I got a phone call today from a young friend in frustration. She told me that her and her roommate were in the throes of a fight. She then continued to paint the scene with its full fledged dramatic scenario. The episode of their saga ended with her roommate leaving in a huff, shunning her to say no more, and going to work.
"The problem is," this young girl told me, "is that she won't listen to me. I've got her best interest at heart. I love her! She's too close. She can't see. I don't want to hurt her, but I don't want her to be hurt."
To sum it all up, it was all over boy stuff.
That's when I told her that her roommate's defenses are up. It's what we all do. It's normal. We need to give people room for that. She heard what you said, I told her. Perhaps she'll be able to hear it when she's off alone and can weigh all that you've said?

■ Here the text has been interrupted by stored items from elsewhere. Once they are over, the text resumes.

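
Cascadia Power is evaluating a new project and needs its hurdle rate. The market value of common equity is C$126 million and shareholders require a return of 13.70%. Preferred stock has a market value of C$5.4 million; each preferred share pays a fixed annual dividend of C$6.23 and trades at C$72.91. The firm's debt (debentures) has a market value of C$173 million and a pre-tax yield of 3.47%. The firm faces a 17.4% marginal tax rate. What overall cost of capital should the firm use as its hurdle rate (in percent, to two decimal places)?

7.45%

Cost of preferred: Rp = 6.23 / 72.91 = 8.5448%.
Total capital V = 126 + 5.4 + 173 = 304.4.
Equity: weight = 126/304.4 = 0.4139; cost = 13.7%.
Preferred: weight = 5.4/304.4 = 0.0177; cost = 8.5448%.
Debentures: weight = 173/304.4 = 0.5683; after-tax cost = 3.47% × (1 − 17.4%) = 2.8662%.
WACC = 0.4139 × 13.7000% + 0.0177 × 8.5448% + 0.5683 × 2.8662% = 7.4514%.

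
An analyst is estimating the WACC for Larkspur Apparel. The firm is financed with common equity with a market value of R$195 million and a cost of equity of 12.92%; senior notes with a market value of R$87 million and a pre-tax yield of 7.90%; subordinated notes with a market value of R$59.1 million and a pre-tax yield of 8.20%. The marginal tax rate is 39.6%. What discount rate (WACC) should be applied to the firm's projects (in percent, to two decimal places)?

Total capital V = 195 + 87 + 59.1 = 341.1.
Equity: weight = 195/341.1 = 0.5717; cost = 12.92%.
Senior notes: weight = 87/341.1 = 0.2551; after-tax cost = 7.9% × (1 − 39.6%) = 4.7716%.
Subordinated notes: weight = 59.1/341.1 = 0.1733; after-tax cost = 8.2% × (1 − 39.6%) = 4.9528%.
WACC = 0.5717 × 12.9200% + 0.2551 × 4.7716% + 0.1733 × 4.9528% = 9.4613%.

9.46%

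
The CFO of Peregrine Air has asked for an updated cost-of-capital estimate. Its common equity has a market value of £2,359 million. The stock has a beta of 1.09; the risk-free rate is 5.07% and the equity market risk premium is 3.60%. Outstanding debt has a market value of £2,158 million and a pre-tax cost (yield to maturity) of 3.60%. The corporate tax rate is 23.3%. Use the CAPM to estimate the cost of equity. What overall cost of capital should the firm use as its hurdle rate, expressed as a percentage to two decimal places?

6.02%

Cost of equity via CAPM: Re = 5.07% + 1.09 × 3.6% = 8.9940%.
Total capital V = 2359 + 2158 = 4517.
Equity: weight = 2359/4517 = 0.5222; cost = 8.994%.
Debt: weight = 2158/4517 = 0.4778; after-tax cost = 3.6% × (1 − 23.3%) = 2.7612%.
WACC = 0.5222 × 8.9940% + 0.4778 × 2.7612% = 6.0163%.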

She told me, "I just wished she'd hear me out. I wish she'd let me say all that I needed to say, and then I'd leave her alone to her own decisions and I wouldn't have to say anything else about it."
I told her that's often all of our problem. That we all want to say all that we want to say, and we want the other person to hear us. We think, "They won't listen to me!" All the while they're thinking the same thing about us, that we won't listen to them!
I told her. If only both parties (in their throes of wanting to be heard) would both sit calmly at a table. And then, both parties simply and peaceably dumped out all of the pieces in their boxes (saying all at that they want to say). Both pouring it all out until finished. And then, in union, they both could sit and examine each piece and put together the pieces until the puzzle's picture can clearly be seen as the situation really is. That, my dear, if we could only do that... without taking offence, without being defensive... would sure make most things a whole lot easier!